Further abortion restrictions will disproportionately affect already disadvantaged groups. Overall, rates of abortion in the U.S. have declined during the past three decades due to access to sexual education and long-term contraception; abortion is increasingly concentrated among young and impoverished women with less access to sexual education and health care. Thirty-three states prohibit public funding for abortion care, so it is poor women and their families who must choose between ending an unintended pregnancy and paying for costs associated with education for various family members, making rent, or feeding existing children.

The current threat to abortion rights calls for immediate and sustained action on every level, from donating to organizations on the front lines of advocacy and care to disseminating research about the consequences of rollbacks and organizing long-term strategies to promote engaged and informed citizenship.

A woman’s right to choose is about women having control over their own bodies.
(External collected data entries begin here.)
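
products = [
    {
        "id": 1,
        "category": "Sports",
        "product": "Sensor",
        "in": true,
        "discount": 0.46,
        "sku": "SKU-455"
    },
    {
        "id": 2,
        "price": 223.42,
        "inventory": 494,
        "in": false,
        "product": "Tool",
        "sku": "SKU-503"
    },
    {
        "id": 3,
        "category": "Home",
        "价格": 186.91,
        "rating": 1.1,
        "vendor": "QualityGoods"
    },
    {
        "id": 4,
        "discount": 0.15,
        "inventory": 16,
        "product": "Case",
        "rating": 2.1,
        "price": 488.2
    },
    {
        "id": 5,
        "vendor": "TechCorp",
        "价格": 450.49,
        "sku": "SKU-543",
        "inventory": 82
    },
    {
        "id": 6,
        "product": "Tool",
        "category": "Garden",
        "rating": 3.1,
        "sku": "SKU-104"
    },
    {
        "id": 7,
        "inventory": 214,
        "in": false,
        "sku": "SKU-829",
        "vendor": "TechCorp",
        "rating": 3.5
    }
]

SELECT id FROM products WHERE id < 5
[1, 2, 3, 4]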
A woman’s right to choose is about women having control over their own bodies. Becca Howes-Mischel

As part of our efforts to mount collective resistance, we need to better understand how Americans view issues of gender, personhood, the limits of scientific knowledge, and women’s rights, to name just a few. But there have been no in-depth U.S.-based ethnographic studies of abortion since anthropologist Faye D. Ginsburg’s landmark book Contested Lives: The Abortion Debate in an American Community was published in 1989. This represents a gaping hole in our understanding, and a weakness in our ability to fight back.

We need anthropologists and other social scientists to conduct ethnographic research on what happens to women whose access to timely abortion services is affected by these restrictions. We also need to engage with the worldviews of others to gain a better understanding of why anti-abortion rights rhetoric and activism remains so strong, even as support for other “liberal” issues like gay and transgender rights has become increasingly mainstream.

We should also collaborate with current social movements to forge a new and inclusive language of justice. In the past two decades, the pro-abortion rights movement has become increasingly isolated from other broad social movements. Too often, rights to abortion are defended through reference to various tragic circumstances of pregnancy: life endangerment, rape, incest, and congenital malformation. But this silences and stigmatizes the great majority of women whose reasons for obtaining an abortion do not fall into these categories. In this time of eroding rights, defenders of abortion rights must renew our efforts to show that safe and accessible abortion is a social good that is inextricable from broader issues of social equality and justice.

When the most vulnerable among us suffer the heaviest consequences, we must speak out. In the face of an administration bent on divide-and-conquer strategies of governance, we should all unite to defend abortion rights.